The way you use "after all" does not take a comma, but "after all" can also be used as an introductory phrase that does require a comma.

reph
03-14-2006, 04:01 AM
You don't need a comma in front of it.


The way you use "after all" does not take a comma, but "after all" can also be used as an introductory phrase that does require a comma.
In that case, the comma goes after the phrase.

If you plop "after all" into the middle of a sentence, it may need a comma on each end: "Carla decided to take a break no matter what the foreman said. She'd come in at six a.m. and worked until noon, after all, despite her headache." Whether you need commas depends on how you use "after all" what it modifies.

Sage
03-14-2006, 07:08 AM
Is "afterall" a real word, or have I just seen it wrong before, & somehow integrated it into the way I want to write it (but don't 'cuz Word says it's wrong).

Maryn
03-14-2006, 07:37 AM
Lots of words that frequently appear together eventually become joined, first with a hyphen, then without it in unknowing error, taken up in the closed form by edgy publications, finally accepted by the mainstream. (Examples include notebook, motorcycle, tomorrow, dustmop, with coffeemaker and countertop moving from hyphenated to closed more recently.)
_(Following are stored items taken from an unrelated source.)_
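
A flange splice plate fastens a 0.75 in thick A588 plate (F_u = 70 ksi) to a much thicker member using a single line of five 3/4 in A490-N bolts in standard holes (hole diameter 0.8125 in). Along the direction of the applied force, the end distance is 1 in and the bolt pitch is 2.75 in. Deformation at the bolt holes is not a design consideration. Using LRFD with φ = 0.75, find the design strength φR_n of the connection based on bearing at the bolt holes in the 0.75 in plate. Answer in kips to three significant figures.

389 kips

Per bolt r_n = 1.5 l_c t F_u ≤ 3.0 d t F_u; upper limit = 3.0 × 0.75 × 0.75 × 70 = 118.1 kips.
Edge bolt: l_c = 1 − 0.8125/2 = 0.5938 in → 1.5 × 0.5938 × 0.75 × 70 = 46.76 → r_n = 46.76 kips.
Interior bolts: l_c = 2.75 − 0.8125 = 1.938 in → 1.5 × 1.938 × 0.75 × 70 = 152.6 → r_n = 118.1 kips.
R_n = 1 × 46.76 + 4 × 118.1 = 519.3 kips.
Design strength φR_n = 0.75 × 519.3 = 389 kips.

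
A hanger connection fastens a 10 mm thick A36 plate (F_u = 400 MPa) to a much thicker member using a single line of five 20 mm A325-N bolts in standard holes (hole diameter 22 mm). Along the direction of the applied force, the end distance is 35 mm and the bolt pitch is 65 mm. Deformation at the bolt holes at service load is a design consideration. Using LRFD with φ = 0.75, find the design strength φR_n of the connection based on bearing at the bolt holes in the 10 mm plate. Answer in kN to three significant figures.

Per bolt r_n = 1.2 l_c t F_u ≤ 2.4 d t F_u; upper limit = 2.4 × 20 × 10 × 400 / 1000 = 192 kN.
Edge bolt: l_c = 35 − 22/2 = 24 mm → 1.2 × 24 × 10 × 400 / 1000 = 115.2 → r_n = 115.2 kN.
Interior bolts: l_c = 65 − 22 = 43 mm → 1.2 × 43 × 10 × 400 / 1000 = 206.4 → r_n = 192 kN.
R_n = 1 × 115.2 + 4 × 192 = 883.2 kN.
Design strength φR_n = 0.75 × 883.2 = 662 kN.

662 kN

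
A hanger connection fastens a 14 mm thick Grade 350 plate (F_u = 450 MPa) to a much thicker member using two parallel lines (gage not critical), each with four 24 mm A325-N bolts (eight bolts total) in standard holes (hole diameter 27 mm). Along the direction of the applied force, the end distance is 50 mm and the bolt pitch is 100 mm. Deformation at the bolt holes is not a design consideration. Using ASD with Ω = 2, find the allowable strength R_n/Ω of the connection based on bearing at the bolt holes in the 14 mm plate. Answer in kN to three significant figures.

Per bolt r_n = 1.5 l_c t F_u ≤ 3.0 d t F_u; upper limit = 3.0 × 24 × 14 × 450 / 1000 = 453.6 kN.
Edge bolt: l_c = 50 − 27/2 = 36.5 mm → 1.5 × 36.5 × 14 × 450 / 1000 = 344.9 → r_n = 344.9 kN.
Interior bolts: l_c = 100 − 27 = 73 mm → 1.5 × 73 × 14 × 450 / 1000 = 689.9 → r_n = 453.6 kN.
R_n = 2 × 344.9 + 6 × 453.6 = 3411 kN.
Allowable strength R_n/Ω = 3411 / 2 = 1710 kN.

1710 kN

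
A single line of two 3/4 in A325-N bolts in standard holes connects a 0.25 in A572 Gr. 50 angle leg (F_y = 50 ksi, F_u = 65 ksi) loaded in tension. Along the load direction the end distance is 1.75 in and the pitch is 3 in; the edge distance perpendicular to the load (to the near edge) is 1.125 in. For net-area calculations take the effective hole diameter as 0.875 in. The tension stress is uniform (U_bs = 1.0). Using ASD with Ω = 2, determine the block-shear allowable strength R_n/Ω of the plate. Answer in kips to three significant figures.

22.3 kips

Shear plane L_v = 1.75 + 1·3 = 4.75 in; A_gv = 4.75 × 0.25 = 1.188 in².
A_nv = (4.75 − 1.5·0.875) × 0.25 = 0.8594 in².
A_nt = (1.125 − 0.5·0.875) × 0.25 = 0.1719 in².
0.6 F_u A_nv = 33.52 kips; 0.6 F_y A_gv = 35.62 kips → shear rupture governs the shear term.
R_n = 33.52 + 1.0 × 65 × 0.1719 = 44.69 kips.
Allowable strength R_n/Ω = 44.69 / 2 = 22.3 kips.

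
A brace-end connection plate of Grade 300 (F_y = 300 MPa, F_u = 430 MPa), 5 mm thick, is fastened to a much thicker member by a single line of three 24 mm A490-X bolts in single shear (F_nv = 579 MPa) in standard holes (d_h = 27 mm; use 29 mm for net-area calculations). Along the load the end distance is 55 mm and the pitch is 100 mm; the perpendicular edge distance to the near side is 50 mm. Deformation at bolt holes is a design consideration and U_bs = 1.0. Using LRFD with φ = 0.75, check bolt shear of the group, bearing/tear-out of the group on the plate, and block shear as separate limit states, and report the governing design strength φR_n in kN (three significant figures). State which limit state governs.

229 kN (block shear governs)

Bolt shear: A_b = π·24²/4 = 452.4 mm²; R_n = 579 × 452.4 × 3 × 1 / 1000 = 785.8 kN → 0.75 × 785.8 = 589 kN.
Bearing: edge l_c = 41.5, r_n = 107.1 kN; interior l_c = 73, r_n = 123.8 kN; R_n = 107.1 + 2·123.8 = 354.8 kN → 266 kN.
Block shear: A_gv = 1275, A_nv = 912.5, A_nt = 177.5 mm²; R_n = min(0.6F_uA_nv, 0.6F_yA_gv) + U_bs·F_u·A_nt = 305.8 kN → 229 kN.
Block shear governs: 229 kN.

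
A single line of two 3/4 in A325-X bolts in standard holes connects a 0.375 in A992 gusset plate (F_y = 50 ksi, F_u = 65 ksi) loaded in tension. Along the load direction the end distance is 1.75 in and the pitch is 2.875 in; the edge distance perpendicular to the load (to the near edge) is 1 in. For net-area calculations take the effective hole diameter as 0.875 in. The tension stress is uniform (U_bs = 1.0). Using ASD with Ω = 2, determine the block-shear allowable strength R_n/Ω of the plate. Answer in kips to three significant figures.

Shear plane L_v = 1.75 + 1·2.875 = 4.625 in; A_gv = 4.625 × 0.375 = 1.734 in².
A_nv = (4.625 − 1.5·0.875) × 0.375 = 1.242 in².
A_nt = (1 − 0.5·0.875) × 0.375 = 0.2109 in².
0.6 F_u A_nv = 48.45 kips; 0.6 F_y A_gv = 52.03 kips → shear rupture governs the shear term.
R_n = 48.45 + 1.0 × 65 × 0.2109 = 62.16 kips.
Allowable strength R_n/Ω = 62.16 / 2 = 31.1 kips.

31.1 kips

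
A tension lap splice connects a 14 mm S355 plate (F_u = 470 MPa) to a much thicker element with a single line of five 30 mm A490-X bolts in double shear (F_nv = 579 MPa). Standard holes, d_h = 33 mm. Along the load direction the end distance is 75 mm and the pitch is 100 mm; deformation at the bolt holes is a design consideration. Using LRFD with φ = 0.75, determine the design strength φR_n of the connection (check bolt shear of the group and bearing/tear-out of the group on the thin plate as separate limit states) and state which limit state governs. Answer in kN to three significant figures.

1770 kN (bearing governs)

Bolt shear: A_b = π·30²/4 = 706.9 mm²; R_n = 579 × 706.9 × 5 × 2 / 1000 = 4093 kN → 0.75 × 4093 = 3070 kN.
Bearing (1.2 l_c t F_u ≤ 2.4 d t F_u): upper limit = 2.4·30·14·470 / 1000 = 473.8 kN.
  Edge l_c = 75 − 33/2 = 58.5 → r_n = 461.9 kN; interior l_c = 100 − 33 = 67 → r_n = 473.8 kN.
  R_n,bearing = 1·461.9 + 4·473.8 = 2357 kN → 0.75 × 2357 = 1770 kN.
Bearing governs: 1770 kN.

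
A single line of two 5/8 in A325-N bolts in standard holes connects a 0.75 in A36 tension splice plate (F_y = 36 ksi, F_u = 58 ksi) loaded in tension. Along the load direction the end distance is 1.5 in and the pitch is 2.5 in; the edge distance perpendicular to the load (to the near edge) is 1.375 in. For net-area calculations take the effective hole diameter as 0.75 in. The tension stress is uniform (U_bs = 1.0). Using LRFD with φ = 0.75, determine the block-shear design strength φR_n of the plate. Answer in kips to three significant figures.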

So far, "after all" is still two words--to me. But I'm majorly un-edgy.

Maryn, an open book

reph
03-14-2006, 09:16 AM
"After all" is still two words, like please indulge me while I exercise the ax-sharpening equipment "a lot" and "more so."

Tish Davidson
03-14-2006, 11:40 AM
"After all" is still two words, like please indulge me while I exercise the ax-sharpening equipment "a lot" and "more so."

And for those of us who are traditionalists, "all right."

Phouka
03-15-2006, 08:05 AM
And for those of us who are traditionalists, "all right."

Am I really a traditionalist for still writing 'all right'? I was sticking to the idea that it was the only correct version and that 'alright' was an abomination.

reph
03-15-2006, 09:16 AM
"Alright" is an abomination.

jst5150
03-15-2006, 07:24 PM
"After all" is the Americanized and shortened version of the phrase "After all has been said and done ..." (Reference unavailable because I'm at work and have it at home. Regrets). So, if you use it, stick it on the front of whatever construct you build.

rekirts
03-15-2006, 10:02 PM
"Alright" is an abomination.Is not. :tongue

reph
03-15-2006, 10:32 PM
"After all" is the Americanized and shortened version of the phrase "After all has been said and done ..."... So, if you use it, stick it on the front of whatever construct you build.
Why does being an Americanized and shortened version mean it should go on the front?

jst5150
03-15-2006, 10:44 PM
Because ... it ... felt ... real good -- at the time -- to say that.

Yeah. I must have been finishing the last sips of coffee when I put that last part in there. Whoopsie daisy.